Strategic Buying Agents
66 Pages Posted: 8 Jun 2026 Last revised: 11 Jun 2026
Date Written: June 08, 2026
Abstract
The emergence of agentic AI is shifting online shopping from passive search and recommendation toward autonomous buying agents that monitor markets, reason about uncertainty, and make purchase decisions on behalf of consumers. We study the design of strategic buying agents that decide when to purchase an item within a finite shopping window. The central challenge is to translate price observations, the shopping window, and information about future price changes into a purchase-timing rule. We formulate this problem across a hierarchy of informational environments.
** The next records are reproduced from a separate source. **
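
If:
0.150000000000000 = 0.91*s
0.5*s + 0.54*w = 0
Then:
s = 0.16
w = -0.15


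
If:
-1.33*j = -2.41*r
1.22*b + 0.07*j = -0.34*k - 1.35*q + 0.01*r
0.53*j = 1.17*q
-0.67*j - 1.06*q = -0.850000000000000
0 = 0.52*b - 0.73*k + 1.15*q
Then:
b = -0.46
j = 0.74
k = 0.20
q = 0.33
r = 0.41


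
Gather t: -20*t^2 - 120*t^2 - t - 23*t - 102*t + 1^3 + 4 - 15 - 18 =-140*t^2 - 126*t - 28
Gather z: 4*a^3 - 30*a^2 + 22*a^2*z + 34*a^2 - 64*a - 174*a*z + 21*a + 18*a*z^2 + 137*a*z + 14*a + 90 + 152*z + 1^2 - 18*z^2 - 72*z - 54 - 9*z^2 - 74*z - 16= 4*a^3 + 4*a^2 - 29*a + z^2*(18*a - 27) + z*(22*a^2 - 37*a + 6) + 21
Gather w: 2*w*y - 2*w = w*(2*y - 2)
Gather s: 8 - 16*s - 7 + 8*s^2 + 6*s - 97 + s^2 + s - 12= 9*s^2 - 9*s - 108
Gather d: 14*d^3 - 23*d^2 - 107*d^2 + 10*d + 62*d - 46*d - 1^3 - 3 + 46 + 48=14*d^3 - 130*d^2 + 26*d + 90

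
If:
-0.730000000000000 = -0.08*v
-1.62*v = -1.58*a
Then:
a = 9.36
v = 9.12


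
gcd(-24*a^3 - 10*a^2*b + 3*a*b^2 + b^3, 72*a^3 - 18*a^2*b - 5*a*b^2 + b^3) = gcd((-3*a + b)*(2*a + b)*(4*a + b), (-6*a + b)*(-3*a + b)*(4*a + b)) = 12*a^2 - a*b - b^2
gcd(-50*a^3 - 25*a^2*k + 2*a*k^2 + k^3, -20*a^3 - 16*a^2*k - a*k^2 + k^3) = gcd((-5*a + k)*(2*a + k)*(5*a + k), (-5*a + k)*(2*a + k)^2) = 10*a^2 + 3*a*k - k^2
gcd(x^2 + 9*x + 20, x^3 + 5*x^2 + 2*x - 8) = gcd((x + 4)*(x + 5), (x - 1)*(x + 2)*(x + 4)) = x + 4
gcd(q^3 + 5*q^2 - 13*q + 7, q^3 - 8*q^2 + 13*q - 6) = q^2 - 2*q + 1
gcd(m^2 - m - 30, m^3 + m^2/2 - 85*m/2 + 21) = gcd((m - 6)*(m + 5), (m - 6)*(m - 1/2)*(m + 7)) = m - 6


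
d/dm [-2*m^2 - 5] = -4*m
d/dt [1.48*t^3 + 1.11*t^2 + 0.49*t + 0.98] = 4.44*t^2 + 2.22*t + 0.49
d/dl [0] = 0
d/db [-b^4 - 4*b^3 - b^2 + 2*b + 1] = -4*b^3 - 12*b^2 - 2*b + 2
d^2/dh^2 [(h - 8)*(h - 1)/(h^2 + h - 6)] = 4*(-5*h^3 + 21*h^2 - 69*h + 19)/(h^6 + 3*h^5 - 15*h^4 - 35*h^3 + 90*h^2 + 108*h - 216)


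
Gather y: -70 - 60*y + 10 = -60*y - 60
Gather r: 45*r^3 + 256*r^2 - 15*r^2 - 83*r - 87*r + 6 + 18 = 45*r^3 + 241*r^2 - 170*r + 24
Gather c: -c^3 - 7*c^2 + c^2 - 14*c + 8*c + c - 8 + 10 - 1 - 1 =-c^3 - 6*c^2 - 5*c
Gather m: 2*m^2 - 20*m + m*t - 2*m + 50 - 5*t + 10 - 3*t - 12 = 2*m^2 + m*(t - 22) - 8*t + 48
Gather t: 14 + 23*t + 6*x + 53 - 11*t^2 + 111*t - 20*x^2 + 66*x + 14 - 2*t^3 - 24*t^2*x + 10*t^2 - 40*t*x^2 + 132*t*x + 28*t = -2*t^3 + t^2*(-24*x - 1) + t*(-40*x^2 + 132*x + 162) - 20*x^2 + 72*x + 81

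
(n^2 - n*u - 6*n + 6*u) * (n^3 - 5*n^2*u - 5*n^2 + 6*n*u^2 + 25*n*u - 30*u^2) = n^5 - 6*n^4*u - 11*n^4 + 11*n^3*u^2 + 66*n^3*u + 30*n^3 - 6*n^2*u^3 - 121*n^2*u^2 - 180*n^2*u + 66*n*u^3 + 330*n*u^2 - 180*u^3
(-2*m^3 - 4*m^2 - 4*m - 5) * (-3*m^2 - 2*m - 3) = 6*m^5 + 16*m^4 + 26*m^3 + 35*m^2 + 22*m + 15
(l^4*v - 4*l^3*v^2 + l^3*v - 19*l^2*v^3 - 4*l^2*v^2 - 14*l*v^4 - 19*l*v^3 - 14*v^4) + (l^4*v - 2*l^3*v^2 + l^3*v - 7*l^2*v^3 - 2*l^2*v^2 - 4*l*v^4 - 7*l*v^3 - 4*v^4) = 2*l^4*v - 6*l^3*v^2 + 2*l^3*v - 26*l^2*v^3 - 6*l^2*v^2 - 18*l*v^4 - 26*l*v^3 - 18*v^4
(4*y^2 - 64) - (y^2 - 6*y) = 3*y^2 + 6*y - 64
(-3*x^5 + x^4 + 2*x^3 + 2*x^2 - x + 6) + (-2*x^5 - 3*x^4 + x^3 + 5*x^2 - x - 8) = -5*x^5 - 2*x^4 + 3*x^3 + 7*x^2 - 2*x - 2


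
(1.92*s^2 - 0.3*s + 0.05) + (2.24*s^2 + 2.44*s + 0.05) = 4.16*s^2 + 2.14*s + 0.1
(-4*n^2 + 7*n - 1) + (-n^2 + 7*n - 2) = -5*n^2 + 14*n - 3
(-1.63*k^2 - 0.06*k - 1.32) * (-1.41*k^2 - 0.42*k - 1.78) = 2.2983*k^4 + 0.7692*k^3 + 4.7878*k^2 + 0.6612*k + 2.3496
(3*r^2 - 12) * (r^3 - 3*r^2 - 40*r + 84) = 3*r^5 - 9*r^4 - 132*r^3 + 288*r^2 + 480*r - 1008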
In a stationary environment, prices are assumed to adjusted following an exogenously given Poisson price, and refreshed prices are drawn from a stable distribution; the optimal policy is a dynamic purchase threshold characterized by an ordinary differential equation. In a Bayesian learning environment, the price update rate is assumed to be known, but the price adjustment distribution is uncertain; the optimal rule remains threshold-based, with the threshold depending on posterior beliefs. We also bound the value of knowing the true price adjustment distribution. In a model-free robust environment, the agent relies only on price bounds and seeks worst-case protection; randomized static thresholds yield sharp guarantees for both competitive ratios and minimax regret. Finally, using Keepatracked Amazon product price histories of 367 items and 48,933 time-stamped posted-price observations, we evaluate our three policies and examine how they can be incorporated in language-model buying agents. The results show that these policies are competitive on the test instances and suggest that language models are more effective when used to select a policy and calibrate inputs than when used to make buy-or-wait decisions directly.